Politique

Andalousie : Pedro Sánchez sur le fil d’un test électoral décisif

Les élections andalouses représentent un enjeu politique majeur pour Pedro Sánchez. Ce scrutin pourrait redessiner l’équilibre politique espagnol avant les prochaines législatives nationales. Dimanche, les électeurs andalous sont appelés aux urnes pour renouveler leur Parlement régional, dans l’une des régions les plus peuplées d’Espagne.

L’Andalousie, ancien bastion socialiste désormais aux mains de la droite

L’Andalousie compte près de 20 % de la population espagnole. Longtemps bastion historique du Parti socialiste (PSOE), la région est dirigée depuis 2019 par le Parti populaire (PP). Les sondages donnent toujours la droite favorite pour cette élection stratégique. Le président du gouvernement espagnol, Pedro Sánchez, suit ce scrutin de très près. Le vote intervient un an avant les prochaines élections générales, et les résultats seront interprétés comme un test national pour le pouvoir socialiste. Le PSOE pourrait enregistrer un nouveau recul électoral important.

Le Parti populaire vise à conserver sa majorité absolue

Le Parti populaire espère maintenir sa majorité absolue au Parlement andalou. La droite dirige actuellement la région sous la conduite de Juan Manuel Moreno. Le scrutin déterminera également l’influence croissante du parti Vox en Espagne, qui poursuit sa progression dans plusieurs régions.
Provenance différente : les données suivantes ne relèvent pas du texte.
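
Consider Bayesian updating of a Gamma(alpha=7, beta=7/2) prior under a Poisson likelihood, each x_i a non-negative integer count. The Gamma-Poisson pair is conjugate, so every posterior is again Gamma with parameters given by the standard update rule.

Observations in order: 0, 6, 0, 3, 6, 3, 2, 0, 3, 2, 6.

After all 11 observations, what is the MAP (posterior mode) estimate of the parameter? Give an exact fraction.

obs 1: x=0 → posterior Gamma(7, 9/2)
obs 2: x=6 → posterior Gamma(13, 11/2)
obs 3: x=0 → posterior Gamma(13, 13/2)
obs 4: x=3 → posterior Gamma(16, 15/2)
obs 5: x=6 → posterior Gamma(22, 17/2)
obs 6: x=3 → posterior Gamma(25, 19/2)
obs 7: x=2 → posterior Gamma(27, 21/2)
obs 8: x=0 → posterior Gamma(27, 23/2)
obs 9: x=3 → posterior Gamma(30, 25/2)
obs 10: x=2 → posterior Gamma(32, 27/2)
obs 11: x=6 → posterior Gamma(38, 29/2)

74/29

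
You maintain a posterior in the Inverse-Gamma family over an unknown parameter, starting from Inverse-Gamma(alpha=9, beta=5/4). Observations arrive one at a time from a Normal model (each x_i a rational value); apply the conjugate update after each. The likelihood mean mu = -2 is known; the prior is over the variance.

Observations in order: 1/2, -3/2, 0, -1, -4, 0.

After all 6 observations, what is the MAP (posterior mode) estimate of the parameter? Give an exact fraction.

obs 1: x=1/2 → posterior Inverse-Gamma(19/2, 35/8)
obs 2: x=-3/2 → posterior Inverse-Gamma(10, 9/2)
obs 3: x=0 → posterior Inverse-Gamma(21/2, 13/2)
obs 4: x=-1 → posterior Inverse-Gamma(11, 7)
obs 5: x=-4 → posterior Inverse-Gamma(23/2, 9)
obs 6: x=0 → posterior Inverse-Gamma(12, 11)

11/13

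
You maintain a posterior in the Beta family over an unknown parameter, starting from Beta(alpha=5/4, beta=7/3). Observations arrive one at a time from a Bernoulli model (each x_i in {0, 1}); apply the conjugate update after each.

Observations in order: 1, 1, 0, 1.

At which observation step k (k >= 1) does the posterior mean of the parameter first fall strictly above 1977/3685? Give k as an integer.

k = 2

obs 1: x=1 → posterior Beta(9/4, 7/3)
obs 2: x=1 → posterior Beta(13/4, 7/3)
obs 3: x=0 → posterior Beta(13/4, 10/3)
obs 4: x=1 → posterior Beta(17/4, 10/3)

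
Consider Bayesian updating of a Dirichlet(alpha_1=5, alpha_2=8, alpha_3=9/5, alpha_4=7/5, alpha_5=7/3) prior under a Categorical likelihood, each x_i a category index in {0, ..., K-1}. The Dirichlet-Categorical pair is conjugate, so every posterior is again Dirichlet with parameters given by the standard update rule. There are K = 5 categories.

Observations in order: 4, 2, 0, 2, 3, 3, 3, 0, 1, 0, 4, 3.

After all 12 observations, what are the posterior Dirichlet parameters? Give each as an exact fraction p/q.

obs 1: x=4 → posterior Dirichlet(5, 8, 9/5, 7/5, 10/3)
obs 2: x=2 → posterior Dirichlet(5, 8, 14/5, 7/5, 10/3)
obs 3: x=0 → posterior Dirichlet(6, 8, 14/5, 7/5, 10/3)
obs 4: x=2 → posterior Dirichlet(6, 8, 19/5, 7/5, 10/3)
obs 5: x=3 → posterior Dirichlet(6, 8, 19/5, 12/5, 10/3)
obs 6: x=3 → posterior Dirichlet(6, 8, 19/5, 17/5, 10/3)
obs 7: x=3 → posterior Dirichlet(6, 8, 19/5, 22/5, 10/3)
obs 8: x=0 → posterior Dirichlet(7, 8, 19/5, 22/5, 10/3)
obs 9: x=1 → posterior Dirichlet(7, 9, 19/5, 22/5, 10/3)
obs 10: x=0 → posterior Dirichlet(8, 9, 19/5, 22/5, 10/3)
obs 11: x=4 → posterior Dirichlet(8, 9, 19/5, 22/5, 13/3)
obs 12: x=3 → posterior Dirichlet(8, 9, 19/5, 27/5, 13/3)

alpha_1=8, alpha_2=9, alpha_3=19/5, alpha_4=27/5, alpha_5=13/3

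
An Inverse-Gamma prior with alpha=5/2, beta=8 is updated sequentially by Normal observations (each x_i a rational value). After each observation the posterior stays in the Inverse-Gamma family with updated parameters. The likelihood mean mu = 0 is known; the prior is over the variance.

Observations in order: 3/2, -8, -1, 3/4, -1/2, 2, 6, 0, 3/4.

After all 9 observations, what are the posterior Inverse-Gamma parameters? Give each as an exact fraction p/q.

alpha=7, beta=997/16

obs 1: x=3/2 → posterior Inverse-Gamma(3, 73/8)
obs 2: x=-8 → posterior Inverse-Gamma(7/2, 329/8)
obs 3: x=-1 → posterior Inverse-Gamma(4, 333/8)
obs 4: x=3/4 → posterior Inverse-Gamma(9/2, 1341/32)
obs 5: x=-1/2 → posterior Inverse-Gamma(5, 1345/32)
obs 6: x=2 → posterior Inverse-Gamma(11/2, 1409/32)
obs 7: x=6 → posterior Inverse-Gamma(6, 1985/32)
obs 8: x=0 → posterior Inverse-Gamma(13/2, 1985/32)
obs 9: x=3/4 → posterior Inverse-Gamma(7, 997/16)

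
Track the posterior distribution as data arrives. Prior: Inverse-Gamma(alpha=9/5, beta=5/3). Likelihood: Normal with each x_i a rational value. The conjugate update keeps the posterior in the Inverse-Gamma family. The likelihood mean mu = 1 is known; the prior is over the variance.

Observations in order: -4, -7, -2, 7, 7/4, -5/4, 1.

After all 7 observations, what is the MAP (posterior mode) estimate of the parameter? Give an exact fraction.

17155/1512

obs 1: x=-4 → posterior Inverse-Gamma(23/10, 85/6)
obs 2: x=-7 → posterior Inverse-Gamma(14/5, 277/6)
obs 3: x=-2 → posterior Inverse-Gamma(33/10, 152/3)
obs 4: x=7 → posterior Inverse-Gamma(19/5, 206/3)
obs 5: x=7/4 → posterior Inverse-Gamma(43/10, 6619/96)
obs 6: x=-5/4 → posterior Inverse-Gamma(24/5, 3431/48)
obs 7: x=1 → posterior Inverse-Gamma(53/10, 3431/48)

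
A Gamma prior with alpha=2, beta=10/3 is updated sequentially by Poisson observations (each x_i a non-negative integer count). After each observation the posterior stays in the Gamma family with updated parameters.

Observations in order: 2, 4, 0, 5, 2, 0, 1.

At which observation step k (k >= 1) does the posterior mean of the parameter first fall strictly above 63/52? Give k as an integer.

obs 1: x=2 → posterior Gamma(4, 13/3)
obs 2: x=4 → posterior Gamma(8, 16/3)
obs 3: x=0 → posterior Gamma(8, 19/3)
obs 4: x=5 → posterior Gamma(13, 22/3)
obs 5: x=2 → posterior Gamma(15, 25/3)
obs 6: x=0 → posterior Gamma(15, 28/3)
obs 7: x=1 → posterior Gamma(16, 31/3)

k = 2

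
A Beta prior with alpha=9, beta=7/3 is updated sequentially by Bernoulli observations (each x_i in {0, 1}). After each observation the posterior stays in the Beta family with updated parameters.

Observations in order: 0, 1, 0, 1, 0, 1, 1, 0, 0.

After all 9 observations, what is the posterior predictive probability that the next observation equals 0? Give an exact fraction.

22/61

obs 1: x=0 → posterior Beta(9, 10/3)
obs 2: x=1 → posterior Beta(10, 10/3)
obs 3: x=0 → posterior Beta(10, 13/3)
obs 4: x=1 → posterior Beta(11, 13/3)
obs 5: x=0 → posterior Beta(11, 16/3)
obs 6: x=1 → posterior Beta(12, 16/3)
obs 7: x=1 → posterior Beta(13, 16/3)
obs 8: x=0 → posterior Beta(13, 19/3)
obs 9: x=0 → posterior Beta(13, 22/3)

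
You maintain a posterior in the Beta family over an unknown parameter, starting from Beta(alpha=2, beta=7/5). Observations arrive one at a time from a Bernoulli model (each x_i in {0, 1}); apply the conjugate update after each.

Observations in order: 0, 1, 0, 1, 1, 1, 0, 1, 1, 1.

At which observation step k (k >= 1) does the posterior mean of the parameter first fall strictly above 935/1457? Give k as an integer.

obs 1: x=0 → posterior Beta(2, 12/5)
obs 2: x=1 → posterior Beta(3, 12/5)
obs 3: x=0 → posterior Beta(3, 17/5)
obs 4: x=1 → posterior Beta(4, 17/5)
obs 5: x=1 → posterior Beta(5, 17/5)
obs 6: x=1 → posterior Beta(6, 17/5)
obs 7: x=0 → posterior Beta(6, 22/5)
obs 8: x=1 → posterior Beta(7, 22/5)
obs 9: x=1 → posterior Beta(8, 22/5)
obs 10: x=1 → posterior Beta(9, 22/5)

k = 9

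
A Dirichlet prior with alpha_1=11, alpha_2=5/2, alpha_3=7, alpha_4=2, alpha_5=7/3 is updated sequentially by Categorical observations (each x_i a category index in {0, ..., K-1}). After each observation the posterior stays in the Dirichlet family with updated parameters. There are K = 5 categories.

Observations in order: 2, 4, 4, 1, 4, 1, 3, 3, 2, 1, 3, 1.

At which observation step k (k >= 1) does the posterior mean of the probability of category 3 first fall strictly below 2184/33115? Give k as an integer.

obs 1: x=2 → posterior Dirichlet(11, 5/2, 8, 2, 7/3)
obs 2: x=4 → posterior Dirichlet(11, 5/2, 8, 2, 10/3)
obs 3: x=4 → posterior Dirichlet(11, 5/2, 8, 2, 13/3)
obs 4: x=1 → posterior Dirichlet(11, 7/2, 8, 2, 13/3)
obs 5: x=4 → posterior Dirichlet(11, 7/2, 8, 2, 16/3)
obs 6: x=1 → posterior Dirichlet(11, 9/2, 8, 2, 16/3)
obs 7: x=3 → posterior Dirichlet(11, 9/2, 8, 3, 16/3)
obs 8: x=3 → posterior Dirichlet(11, 9/2, 8, 4, 16/3)
obs 9: x=2 → posterior Dirichlet(11, 9/2, 9, 4, 16/3)
obs 10: x=1 → posterior Dirichlet(11, 11/2, 9, 4, 16/3)
obs 11: x=3 → posterior Dirichlet(11, 11/2, 9, 5, 16/3)
obs 12: x=1 → posterior Dirichlet(11, 13/2, 9, 5, 16/3)

k = 6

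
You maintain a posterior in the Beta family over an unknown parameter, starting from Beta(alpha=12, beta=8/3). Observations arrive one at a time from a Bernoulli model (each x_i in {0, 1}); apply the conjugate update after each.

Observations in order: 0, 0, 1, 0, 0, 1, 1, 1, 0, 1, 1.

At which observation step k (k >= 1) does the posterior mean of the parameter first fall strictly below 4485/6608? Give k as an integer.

k = 5

obs 1: x=0 → posterior Beta(12, 11/3)
obs 2: x=0 → posterior Beta(12, 14/3)
obs 3: x=1 → posterior Beta(13, 14/3)
obs 4: x=0 → posterior Beta(13, 17/3)
obs 5: x=0 → posterior Beta(13, 20/3)
obs 6: x=1 → posterior Beta(14, 20/3)
obs 7: x=1 → posterior Beta(15, 20/3)
obs 8: x=1 → posterior Beta(16, 20/3)
obs 9: x=0 → posterior Beta(16, 23/3)
obs 10: x=1 → posterior Beta(17, 23/3)
obs 11: x=1 → posterior Beta(18, 23/3)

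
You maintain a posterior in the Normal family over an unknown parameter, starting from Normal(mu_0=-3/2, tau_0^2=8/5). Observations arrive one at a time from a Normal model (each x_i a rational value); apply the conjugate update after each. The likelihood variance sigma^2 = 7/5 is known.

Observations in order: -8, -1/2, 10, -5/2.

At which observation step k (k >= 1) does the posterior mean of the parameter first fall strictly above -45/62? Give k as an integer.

k = 3

obs 1: x=-8 → posterior Normal(-149/30, 56/75)
obs 2: x=-1/2 → posterior Normal(-157/46, 56/115)
obs 3: x=10 → posterior Normal(3/62, 56/155)
obs 4: x=-5/2 → posterior Normal(-37/78, 56/195)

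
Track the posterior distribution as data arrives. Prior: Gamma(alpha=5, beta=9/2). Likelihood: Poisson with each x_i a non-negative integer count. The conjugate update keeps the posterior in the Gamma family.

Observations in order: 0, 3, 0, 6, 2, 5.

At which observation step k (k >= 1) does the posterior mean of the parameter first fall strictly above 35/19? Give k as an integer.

k = 6

obs 1: x=0 → posterior Gamma(5, 11/2)
obs 2: x=3 → posterior Gamma(8, 13/2)
obs 3: x=0 → posterior Gamma(8, 15/2)
obs 4: x=6 → posterior Gamma(14, 17/2)
obs 5: x=2 → posterior Gamma(16, 19/2)
obs 6: x=5 → posterior Gamma(21, 21/2)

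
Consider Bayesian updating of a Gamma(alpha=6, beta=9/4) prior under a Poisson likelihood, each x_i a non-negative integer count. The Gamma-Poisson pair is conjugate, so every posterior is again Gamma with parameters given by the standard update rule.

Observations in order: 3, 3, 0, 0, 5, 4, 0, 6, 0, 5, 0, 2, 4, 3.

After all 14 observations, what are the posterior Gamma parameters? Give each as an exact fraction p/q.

obs 1: x=3 → posterior Gamma(9, 13/4)
obs 2: x=3 → posterior Gamma(12, 17/4)
obs 3: x=0 → posterior Gamma(12, 21/4)
obs 4: x=0 → posterior Gamma(12, 25/4)
obs 5: x=5 → posterior Gamma(17, 29/4)
obs 6: x=4 → posterior Gamma(21, 33/4)
obs 7: x=0 → posterior Gamma(21, 37/4)
obs 8: x=6 → posterior Gamma(27, 41/4)
obs 9: x=0 → posterior Gamma(27, 45/4)
obs 10: x=5 → posterior Gamma(32, 49/4)
obs 11: x=0 → posterior Gamma(32, 53/4)
obs 12: x=2 → posterior Gamma(34, 57/4)
obs 13: x=4 → posterior Gamma(38, 61/4)
obs 14: x=3 → posterior Gamma(41, 65/4)

alpha=41, beta=65/4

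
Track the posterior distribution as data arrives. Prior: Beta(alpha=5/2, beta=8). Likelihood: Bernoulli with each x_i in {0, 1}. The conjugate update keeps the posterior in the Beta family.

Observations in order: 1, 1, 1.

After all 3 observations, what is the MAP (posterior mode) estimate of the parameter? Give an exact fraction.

obs 1: x=1 → posterior Beta(7/2, 8)
obs 2: x=1 → posterior Beta(9/2, 8)
obs 3: x=1 → posterior Beta(11/2, 8)

9/23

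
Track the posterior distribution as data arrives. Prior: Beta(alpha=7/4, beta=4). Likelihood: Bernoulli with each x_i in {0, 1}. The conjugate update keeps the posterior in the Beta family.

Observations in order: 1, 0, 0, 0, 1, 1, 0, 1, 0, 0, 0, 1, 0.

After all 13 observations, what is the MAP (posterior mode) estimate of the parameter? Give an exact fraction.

obs 1: x=1 → posterior Beta(11/4, 4)
obs 2: x=0 → posterior Beta(11/4, 5)
obs 3: x=0 → posterior Beta(11/4, 6)
obs 4: x=0 → posterior Beta(11/4, 7)
obs 5: x=1 → posterior Beta(15/4, 7)
obs 6: x=1 → posterior Beta(19/4, 7)
obs 7: x=0 → posterior Beta(19/4, 8)
obs 8: x=1 → posterior Beta(23/4, 8)
obs 9: x=0 → posterior Beta(23/4, 9)
obs 10: x=0 → posterior Beta(23/4, 10)
obs 11: x=0 → posterior Beta(23/4, 11)
obs 12: x=1 → posterior Beta(27/4, 11)
obs 13: x=0 → posterior Beta(27/4, 12)

23/67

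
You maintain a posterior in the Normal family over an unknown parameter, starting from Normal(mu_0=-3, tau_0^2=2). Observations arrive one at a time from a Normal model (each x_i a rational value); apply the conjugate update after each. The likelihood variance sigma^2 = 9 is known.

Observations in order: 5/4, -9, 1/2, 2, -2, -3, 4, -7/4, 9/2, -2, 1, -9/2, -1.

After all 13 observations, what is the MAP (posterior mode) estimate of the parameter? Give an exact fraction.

-47/35

obs 1: x=5/4 → posterior Normal(-49/22, 18/11)
obs 2: x=-9 → posterior Normal(-85/26, 18/13)
obs 3: x=1/2 → posterior Normal(-83/30, 6/5)
obs 4: x=2 → posterior Normal(-75/34, 18/17)
obs 5: x=-2 → posterior Normal(-83/38, 18/19)
obs 6: x=-3 → posterior Normal(-95/42, 6/7)
obs 7: x=4 → posterior Normal(-79/46, 18/23)
obs 8: x=-7/4 → posterior Normal(-43/25, 18/25)
obs 9: x=9/2 → posterior Normal(-34/27, 2/3)
obs 10: x=-2 → posterior Normal(-38/29, 18/29)
obs 11: x=1 → posterior Normal(-36/31, 18/31)
obs 12: x=-9/2 → posterior Normal(-15/11, 6/11)
obs 13: x=-1 → posterior Normal(-47/35, 18/35)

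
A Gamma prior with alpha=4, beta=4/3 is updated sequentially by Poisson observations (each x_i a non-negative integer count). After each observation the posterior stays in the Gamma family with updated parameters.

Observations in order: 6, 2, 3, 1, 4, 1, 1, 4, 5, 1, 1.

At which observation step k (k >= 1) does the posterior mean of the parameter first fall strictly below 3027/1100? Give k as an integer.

obs 1: x=6 → posterior Gamma(10, 7/3)
obs 2: x=2 → posterior Gamma(12, 10/3)
obs 3: x=3 → posterior Gamma(15, 13/3)
obs 4: x=1 → posterior Gamma(16, 16/3)
obs 5: x=4 → posterior Gamma(20, 19/3)
obs 6: x=1 → posterior Gamma(21, 22/3)
obs 7: x=1 → posterior Gamma(22, 25/3)
obs 8: x=4 → posterior Gamma(26, 28/3)
obs 9: x=5 → posterior Gamma(31, 31/3)
obs 10: x=1 → posterior Gamma(32, 34/3)
obs 11: x=1 → posterior Gamma(33, 37/3)

k = 7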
Les analystes surveillent de près une possible alliance entre la droite et l’extrême droite. Une hypothèse qui renforcerait les tensions politiques au niveau national. Le Parti socialiste, déjà fragilisé par plusieurs défaites régionales récentes, peine à inverser la tendance. Les élections municipales ont confirmé un recul du gouvernement central.

Un contexte national difficile pour Pedro Sánchez

Malgré ce contexte morose, Pedro Sánchez conserve une certaine visibilité sur la scène internationale, restant actif sur les questions européennes et diplomatiques. Mais le gouvernement espagnol fait face à plusieurs polémiques internes, dont des affaires de corruption impliquant des proches du pouvoir socialiste. Ces controverses affaiblissent l’image du Premier ministre auprès des électeurs. Les enquêtes d’opinion font état d’une forte impopularité gouvernementale. Les préoccupations régionales sont dominées par l’économie et le pouvoir d’achat, le chômage restant particulièrement élevé dans certaines provinces andalouses. Les résultats définitifs seront attentivement scrutés par l’ensemble de la classe politique espagnole. Ce scrutin pourrait influencer la stratégie des partis en vue de 2027, et plus immédiatement les équilibres régionaux et nationaux.